The Senate, the President, Congress, all received him cordially. He dined at the White House; was treated with the utmost distinction, and a seat of honor assigned him on the floor of the Senate; but before he left Washington, every one except himself knew that his mission had failed. He soon discovered it, and appealed no longer for intervention but for money. He complained bitterly at Pittsburg 89that he had received little but costly banquets and foolish parades. The net amount of the contributions to his cause was less than $100,000, and according to his statement at Pittsburg, only $30,000 remained for the purchase of muskets. We had expressed with enthusiasm our appreciation of his patriotism, courage, and devotion. We had entertained him en prince. We had added a substantial gift. It was not enough.

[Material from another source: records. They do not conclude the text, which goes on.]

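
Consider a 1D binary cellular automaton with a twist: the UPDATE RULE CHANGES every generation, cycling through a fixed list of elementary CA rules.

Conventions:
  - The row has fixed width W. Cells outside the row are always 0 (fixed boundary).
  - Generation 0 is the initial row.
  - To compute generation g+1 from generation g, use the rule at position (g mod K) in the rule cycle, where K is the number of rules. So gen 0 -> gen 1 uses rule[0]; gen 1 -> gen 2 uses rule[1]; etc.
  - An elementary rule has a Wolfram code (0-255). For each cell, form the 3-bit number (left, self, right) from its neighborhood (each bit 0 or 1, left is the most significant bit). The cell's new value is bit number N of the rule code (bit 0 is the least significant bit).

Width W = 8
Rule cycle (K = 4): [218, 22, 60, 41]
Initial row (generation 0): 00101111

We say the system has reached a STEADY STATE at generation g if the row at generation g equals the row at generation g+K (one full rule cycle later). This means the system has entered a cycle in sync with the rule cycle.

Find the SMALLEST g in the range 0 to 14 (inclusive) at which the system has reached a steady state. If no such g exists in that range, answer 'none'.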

The citizens of New York very soon calmed down, and by the middle of January the name of Kossuth was rarely mentioned. When Congress came to audit his hotel bill, it fairly gasped! The retainers of the poor refugee had not been poor livers. They had occupied luxurious apartments, and proved beyond a shadow of doubt the Hungarian appreciation of old Madeira and champagne. No one, however, could accuse the hero himself of excess. Still, all at once, he seemed less of a hero.

One unprejudiced looker-on in Vienna, Ampère, wrote of Kossuth at the editorial dinner, "He has the bad taste to love fanciful dress, wore a lévite of black velvet, and seemed to me much less imposing than when he harangued, leaning upon his sword, in the hall at Castle Garden." Ampère also philosophizes upon our American enthusiasm,—"the only lively amusement of the multitude in a country where one has little to amuse one. It is without consequence and without danger, simply to let out the steam (à lacher la vapeur), not to cause explosions but to prevent them."

"The American likes excitement," says Bryce in 90'The American Commonwealth,' "but he is shrewd and keen; his passion seldom obscures his reason; he keeps his head when a Frenchman, or an Italian, or even a German, would lose it. Yet he is also of an excitable temper, with emotions capable of being quickly and strongly stirred. He likes excitement for its own sake, and goes wherever he can find it."

The Kossuth episode vividly illustrated this! Sic transit gloria—be it prince or patriot!

My young editor had soon to leave the South Side Democrat under the care of a foster-father. He was summoned to Washington—lured less by a fine salary than the larger field—to edit with John W. Forney the Washington union, then the national Democratic organ. It was desired that one of the two editors should be from the South. Mr. Forney represented the North.